Emu Non-Executive Chairman Peter Thomas commented,

“Emu is increasingly confident the Fiery Creek prospect has the makings of a massive multi- million-tonne copper porphyry system. In addition to Mr Maund’s assessment, the results of our geochemistry work to date at Fiery Creek have confirmed the potential for a near-surface, high- grade deposit which warrants further investigation. Emu intends to strengthen its understanding of this discovery in 2024 by applying modern exploration techniques not previously used in the area. This includes the next key step for the Company which is to undertake a definitive geophysical survey of the Fiery Creek Prospect area in August this year.”

Emu has contracted Independent Consulting Economic Geologist and Fellow of the AusIMM and AIG, Mr Nigel Maund, to assess the Company’s Fiery Creek prospect, within the Georgeotwn Project.
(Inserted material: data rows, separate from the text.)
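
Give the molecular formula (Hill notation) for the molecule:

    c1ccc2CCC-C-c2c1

Heavy atoms from the SMILES: 10 C.
Implicit hydrogens by atom environment:
  4 × C: 2 H each → 8
  4 × C (aromatic): 1 H each → 4
  2 × C (aromatic): no H
  Total hydrogens = 12.
Molecular formula: C10H12

C10H12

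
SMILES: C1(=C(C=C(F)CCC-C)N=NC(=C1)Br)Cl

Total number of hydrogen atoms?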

The scope of Mr Maund’s assessment includes:

  • a comprehensive mineralogical investigation of the Fiery Creek vein samples1,
  • review of EMU exploration data, and
  • an update to his interim report2.

In his interim report, Mr Maund suggested the Fiery Creek quartz, copper oxide, sulphide vein array system appears to be developed within the cupolas of two possible, closely spaced “pencil porphyry – type” mineralised systems.

Further research work undertaken by Mr Maund, relying on the updated EMU geologic exploration database, has strengthened his view and interpretation of the system. Indeed, evidence of feldspar porphyry intrusive bodies and phreatic breccias and advanced argillic alteration have been confirmed from Fiery Creek samples viewed under microscope.
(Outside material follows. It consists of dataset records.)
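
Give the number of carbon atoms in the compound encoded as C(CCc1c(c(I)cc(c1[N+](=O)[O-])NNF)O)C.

10

The symbol for carbon appears 10 times in the SMILES. Lowercase c denotes aromatic carbon and counts toward C.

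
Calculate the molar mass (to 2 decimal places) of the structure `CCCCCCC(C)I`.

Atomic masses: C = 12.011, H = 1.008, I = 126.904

Molecular formula: C8H17I.
M = 8×12.011 + 17×1.008 + 1×126.904 = 240.13 g/mol.

240.13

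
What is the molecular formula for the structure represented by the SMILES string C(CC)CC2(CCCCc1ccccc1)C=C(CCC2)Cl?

C20H29Cl

Heavy atoms from the SMILES: 20 C, 1 Cl.
Implicit hydrogens by atom environment:
  10 × C: 2 H each → 20
  5 × C (aromatic): 1 H each → 5
  2 × C: no H
  1 × C: 3 H
  1 × C: 1 H
  1 × C (aromatic): no H
  1 × Cl: no H
  Total hydrogens = 29.
Molecular formula: C20H29Cl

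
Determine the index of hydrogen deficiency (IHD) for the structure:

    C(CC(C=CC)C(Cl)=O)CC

2

Molecular formula from the SMILES: C9H15ClO.
DoU = (2C + 2 + N − H − X)/2 = (2·9 + 2 + 0 − 15 − 1)/2 = 4/2 = 2.
(Structurally: 0 ring(s) + 2 π bond(s) = 2.)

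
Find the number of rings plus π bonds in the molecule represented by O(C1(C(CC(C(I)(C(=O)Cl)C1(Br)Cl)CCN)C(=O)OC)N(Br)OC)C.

3

Molecular formula from the SMILES: C13H19Br2Cl2IN2O5.
DoU = (2C + 2 + N − H − X)/2 = (2·13 + 2 + 2 − 19 − 5)/2 = 6/2 = 3.
(Structurally: 1 ring(s) + 2 π bond(s) = 3.)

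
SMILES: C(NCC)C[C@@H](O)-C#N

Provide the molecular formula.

C6H12N2O

Heavy atoms from the SMILES: 6 C, 2 N, 1 O.
Implicit hydrogens by atom environment:
  3 × C: 2 H each → 6
  1 × C: 3 H
  1 × C: 1 H
  1 × C: no H
  1 × N: 1 H
  1 × N: no H
  1 × O: 1 H
  Total hydrogens = 12.
Molecular formula: C6H12N2O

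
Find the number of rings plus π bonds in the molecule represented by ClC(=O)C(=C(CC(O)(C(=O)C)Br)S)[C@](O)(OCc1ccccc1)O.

7

Molecular formula from the SMILES: C15H16BrClO6S.
DoU = (2C + 2 + N − H − X)/2 = (2·15 + 2 + 0 − 16 − 2)/2 = 14/2 = 7.
(Structurally: 1 ring(s) + 6 π bond(s) = 7.)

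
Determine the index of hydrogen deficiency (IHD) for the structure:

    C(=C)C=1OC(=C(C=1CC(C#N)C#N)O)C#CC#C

Molecular formula from the SMILES: C14H8N2O2.
DoU = (2C + 2 + N − H − X)/2 = (2·14 + 2 + 2 − 8 − 0)/2 = 24/2 = 12.
(Structurally: 1 ring(s) + 11 π bond(s) = 12.)

12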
Figure 1. Fiery Creek Copper/Yataga Granodiorite summarising rock (brown diamonds) and termite mound sample results (black crosses)
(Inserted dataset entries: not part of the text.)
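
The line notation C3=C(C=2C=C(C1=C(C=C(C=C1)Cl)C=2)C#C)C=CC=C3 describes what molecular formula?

Heavy atoms from the SMILES: 18 C, 1 Cl.
Implicit hydrogens by atom environment:
  10 × C (aromatic): 1 H each → 10
  6 × C (aromatic): no H
  1 × C: 1 H
  1 × C: no H
  1 × Cl: no H
  Total hydrogens = 11.
Molecular formula: C18H11Cl

C18H11Cl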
Fiery Creek Geochemistry Suggests Shallow Copper Mineralisation

Substantial high-grade copper assays of up to 23.5% Cu were recorded with anomalous associated elements: bismuth (up to 1.88%), silver (up to 480 g/t), arsenic (up to 1,650 ppm), antimony (up to 667 ppm), zinc (up to 1,470 ppm), barium (up to 1.25 %) and tellurium (up to 215 ppm). Mr Maund noted that the system is copper dominated with significant bismuth and silver. Referencing Dr Scott Halley’s3 work, Mr Maund noted the level of erosion within a porphyry copper system can be pinpointed by its geochemical footprint and its silicate and sulphide mineralogy. See Figures 2 and 3 below. These diagrams illustrate that the Fiery Creek system is likely to have been eroded to the upper potassic alteration shell of a porphyry copper system with high grade copper impregnated veining currently exposed to surface.